Unstable single coronary artery
Department of Cardiology, Concord Repatriation General Hospital, Hospital Road, Concord, Sydney 2139, Australia
* Corresponding author. Tel: +61 2 93852235; fax: +61 2 93851389. E-mail address: rbhi7243{at}mail.usyd.edu.au
A 78-year-old male presented for elective cardiac catheterisation following a 1-week history of crescendo angina on a background of longstanding hypertension, hypercholesterolaemia, and transient ischaemic attacks.
Cardiac catheterisation revealed a single coronary artery (SCA) anomaly, with the right coronary artery (RCA) arising from the right coronary sinus continuing on to sequentially form the anatomical circumflex (CX) and the left anterior descending (LAD) artery.
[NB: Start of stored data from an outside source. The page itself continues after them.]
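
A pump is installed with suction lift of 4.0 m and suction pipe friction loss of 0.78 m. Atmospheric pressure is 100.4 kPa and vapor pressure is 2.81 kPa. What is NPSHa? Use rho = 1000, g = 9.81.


NPSHa = p_atm/(rho*g) - z_s - hf_s - p_vap/(rho*g).
p_atm/(rho*g) = 100.4*1000 / (1000*9.81) = 10.234 m.
p_vap/(rho*g) = 2.81*1000 / (1000*9.81) = 0.286 m.
NPSHa = 10.234 - 4.0 - 0.78 - 0.286
      = 5.17 m.

5.17


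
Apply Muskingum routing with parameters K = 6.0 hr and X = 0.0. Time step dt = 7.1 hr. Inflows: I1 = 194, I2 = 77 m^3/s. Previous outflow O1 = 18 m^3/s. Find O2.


Muskingum coefficients:
denom = 2*K*(1-X) + dt = 2*6.0*(1-0.0) + 7.1 = 19.1.
C0 = (dt - 2*K*X)/denom = (7.1 - 2*6.0*0.0)/19.1 = 0.3717.
C1 = (dt + 2*K*X)/denom = (7.1 + 2*6.0*0.0)/19.1 = 0.3717.
C2 = (2*K*(1-X) - dt)/denom = 0.2565.
O2 = C0*I2 + C1*I1 + C2*O1
   = 0.3717*77 + 0.3717*194 + 0.2565*18
   = 105.36 m^3/s.

105.36


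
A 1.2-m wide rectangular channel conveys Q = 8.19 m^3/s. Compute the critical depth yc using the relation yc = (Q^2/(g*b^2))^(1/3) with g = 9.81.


Using yc = (Q^2 / (g * b^2))^(1/3):
Q^2 = 8.19^2 = 67.08.
g * b^2 = 9.81 * 1.2^2 = 9.81 * 1.44 = 14.13.
Q^2 / (g*b^2) = 67.08 / 14.13 = 4.7473.
yc = 4.7473^(1/3) = 1.6808 m.

1.6808


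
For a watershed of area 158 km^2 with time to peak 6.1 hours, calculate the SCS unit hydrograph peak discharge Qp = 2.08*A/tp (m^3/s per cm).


SCS formula: Qp = 2.08 * A / tp.
Qp = 2.08 * 158 / 6.1
   = 328.64 / 6.1
   = 53.88 m^3/s per cm.

53.88


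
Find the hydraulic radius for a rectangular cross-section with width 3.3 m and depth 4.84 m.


For a rectangular section:
Flow area A = b * y = 3.3 * 4.84 = 15.97 m^2.
Wetted perimeter P = b + 2y = 3.3 + 2*4.84 = 12.98 m.
Hydraulic radius R = A/P = 15.97 / 12.98 = 1.2305 m.

1.2305


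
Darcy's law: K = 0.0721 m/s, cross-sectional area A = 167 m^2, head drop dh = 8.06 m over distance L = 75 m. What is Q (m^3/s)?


Darcy's law: Q = K * A * i, where i = dh/L.
Hydraulic gradient i = 8.06 / 75 = 0.107467.
Q = 0.0721 * 167 * 0.107467
  = 1.294 m^3/s.

1.294


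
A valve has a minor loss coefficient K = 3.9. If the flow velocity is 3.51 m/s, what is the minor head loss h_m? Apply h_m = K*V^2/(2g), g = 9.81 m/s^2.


Minor loss formula: h_m = K * V^2/(2g).
V^2 = 3.51^2 = 12.3201.
V^2/(2g) = 12.3201 / 19.62 = 0.6279 m.
h_m = 3.9 * 0.6279 = 2.4489 m.

2.4489


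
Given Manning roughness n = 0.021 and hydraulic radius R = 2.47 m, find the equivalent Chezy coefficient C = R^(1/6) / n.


The Chezy coefficient relates to Manning's n through C = R^(1/6) / n.
R^(1/6) = 2.47^(1/6) = 1.162651.
C = 1.162651 / 0.021 = 55.36 m^(1/2)/s.

55.36


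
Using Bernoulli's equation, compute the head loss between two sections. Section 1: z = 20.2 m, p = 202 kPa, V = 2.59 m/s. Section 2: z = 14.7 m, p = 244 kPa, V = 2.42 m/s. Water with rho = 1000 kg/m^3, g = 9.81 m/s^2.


Total head at each section: H = z + p/(rho*g) + V^2/(2g).
H1 = 20.2 + 202*1000/(1000*9.81) + 2.59^2/(2*9.81)
   = 20.2 + 20.591 + 0.3419
   = 41.133 m.
H2 = 14.7 + 244*1000/(1000*9.81) + 2.42^2/(2*9.81)
   = 14.7 + 24.873 + 0.2985
   = 39.871 m.
h_L = H1 - H2 = 41.133 - 39.871 = 1.262 m.

1.262


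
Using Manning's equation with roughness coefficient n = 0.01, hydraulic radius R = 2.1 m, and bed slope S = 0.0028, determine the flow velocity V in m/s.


Manning's equation gives V = (1/n) * R^(2/3) * S^(1/2).
First, compute R^(2/3) = 2.1^(2/3) = 1.6399.
Next, S^(1/2) = 0.0028^(1/2) = 0.052915.
Then 1/n = 1/0.01 = 100.0.
V = 100.0 * 1.6399 * 0.052915 = 8.6774 m/s.

8.6774


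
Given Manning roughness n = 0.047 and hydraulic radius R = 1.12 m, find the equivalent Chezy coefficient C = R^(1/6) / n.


The Chezy coefficient relates to Manning's n through C = R^(1/6) / n.
R^(1/6) = 1.12^(1/6) = 1.019068.
C = 1.019068 / 0.047 = 21.68 m^(1/2)/s.

21.68


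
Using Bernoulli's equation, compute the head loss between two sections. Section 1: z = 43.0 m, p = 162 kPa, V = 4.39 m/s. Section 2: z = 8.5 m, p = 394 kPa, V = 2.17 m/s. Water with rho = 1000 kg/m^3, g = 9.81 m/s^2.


Total head at each section: H = z + p/(rho*g) + V^2/(2g).
H1 = 43.0 + 162*1000/(1000*9.81) + 4.39^2/(2*9.81)
   = 43.0 + 16.514 + 0.9823
   = 60.496 m.
H2 = 8.5 + 394*1000/(1000*9.81) + 2.17^2/(2*9.81)
   = 8.5 + 40.163 + 0.24
   = 48.903 m.
h_L = H1 - H2 = 60.496 - 48.903 = 11.593 m.

11.593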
A 90% lesion was apparent in the anatomical mid-CX coronary artery isolating the LAD, which filled slowly antegradely. No left main coronary artery was discernable on angiography, aortography, or in an ECG-gated 64-slice cardiac CT, which corroborated the coronary course depicted by the angiogram.
SCA anomalies are uncommon (0.020.04%) and the variant we describe is exceedingly rare. To the best of our knowledge, this is the first reported case of this variant with evidence of a significant atherosclerotic lesion.
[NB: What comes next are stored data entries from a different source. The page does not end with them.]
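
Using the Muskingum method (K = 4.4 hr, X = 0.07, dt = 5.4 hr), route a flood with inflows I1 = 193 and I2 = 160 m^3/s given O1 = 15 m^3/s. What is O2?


Muskingum coefficients:
denom = 2*K*(1-X) + dt = 2*4.4*(1-0.07) + 5.4 = 13.584.
C0 = (dt - 2*K*X)/denom = (5.4 - 2*4.4*0.07)/13.584 = 0.3522.
C1 = (dt + 2*K*X)/denom = (5.4 + 2*4.4*0.07)/13.584 = 0.4429.
C2 = (2*K*(1-X) - dt)/denom = 0.2049.
O2 = C0*I2 + C1*I1 + C2*O1
   = 0.3522*160 + 0.4429*193 + 0.2049*15
   = 144.9 m^3/s.

144.9


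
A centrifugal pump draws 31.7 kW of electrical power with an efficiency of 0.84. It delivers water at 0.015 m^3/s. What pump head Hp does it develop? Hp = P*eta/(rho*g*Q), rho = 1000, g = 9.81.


Pump head formula: Hp = P * eta / (rho * g * Q).
Numerator: P * eta = 31.7 * 1000 * 0.84 = 26628.0 W.
Denominator: rho * g * Q = 1000 * 9.81 * 0.015 = 147.15.
Hp = 26628.0 / 147.15 = 180.96 m.

180.96


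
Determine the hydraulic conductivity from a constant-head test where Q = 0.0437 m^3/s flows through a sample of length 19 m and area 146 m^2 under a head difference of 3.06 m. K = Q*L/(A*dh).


From K = Q*L / (A*dh):
Numerator: Q*L = 0.0437 * 19 = 0.8303.
Denominator: A*dh = 146 * 3.06 = 446.76.
K = 0.8303 / 446.76 = 0.001858 m/s.

0.001858


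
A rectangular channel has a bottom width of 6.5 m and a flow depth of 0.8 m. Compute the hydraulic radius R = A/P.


For a rectangular section:
Flow area A = b * y = 6.5 * 0.8 = 5.2 m^2.
Wetted perimeter P = b + 2y = 6.5 + 2*0.8 = 8.1 m.
Hydraulic radius R = A/P = 5.2 / 8.1 = 0.642 m.

0.642


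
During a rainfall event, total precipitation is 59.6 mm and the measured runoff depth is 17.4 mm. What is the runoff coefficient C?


The runoff coefficient C = runoff depth / rainfall depth.
C = 17.4 / 59.6
  = 0.2919.

0.2919


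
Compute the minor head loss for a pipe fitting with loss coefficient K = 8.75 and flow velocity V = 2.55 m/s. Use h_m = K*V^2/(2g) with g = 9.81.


Minor loss formula: h_m = K * V^2/(2g).
V^2 = 2.55^2 = 6.5025.
V^2/(2g) = 6.5025 / 19.62 = 0.3314 m.
h_m = 8.75 * 0.3314 = 2.8999 m.

2.8999


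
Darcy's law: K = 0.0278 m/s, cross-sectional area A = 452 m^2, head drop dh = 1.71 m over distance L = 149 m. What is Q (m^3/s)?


Darcy's law: Q = K * A * i, where i = dh/L.
Hydraulic gradient i = 1.71 / 149 = 0.011477.
Q = 0.0278 * 452 * 0.011477
  = 0.1442 m^3/s.

0.1442


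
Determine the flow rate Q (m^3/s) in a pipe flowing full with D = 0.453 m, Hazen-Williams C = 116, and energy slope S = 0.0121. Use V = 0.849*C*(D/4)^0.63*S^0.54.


For a full circular pipe, R = D/4 = 0.453/4 = 0.1133 m.
V = 0.849 * 116 * 0.1133^0.63 * 0.0121^0.54
  = 0.849 * 116 * 0.253539 * 0.092194
  = 2.302 m/s.
Pipe area A = pi*D^2/4 = pi*0.453^2/4 = 0.1612 m^2.
Q = A * V = 0.1612 * 2.302 = 0.371 m^3/s.

0.371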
Panel A. The RCA arises normally in the right coronary sinus and continues to sequentially form the CX in the AV groove and continues on to form the LAD.
Panel B. A 90% lesion (L) is present in the mid-CX isolating the LAD.
Panel C. Aortography shows the RCA arising normally from the aorta (Ao), but no evidence of the left main coronary artery.
Panels D and E. Cardiac CT demonstrates the calcified RCA emanating from the right coronary sinus and seen later as the CX, which then continues anteriorly as the LAD (Panel F). CT reconstructions demonstrate continuity of the RCA and CX (Panel G), and that only the RCA arises from the aorta (Panel H).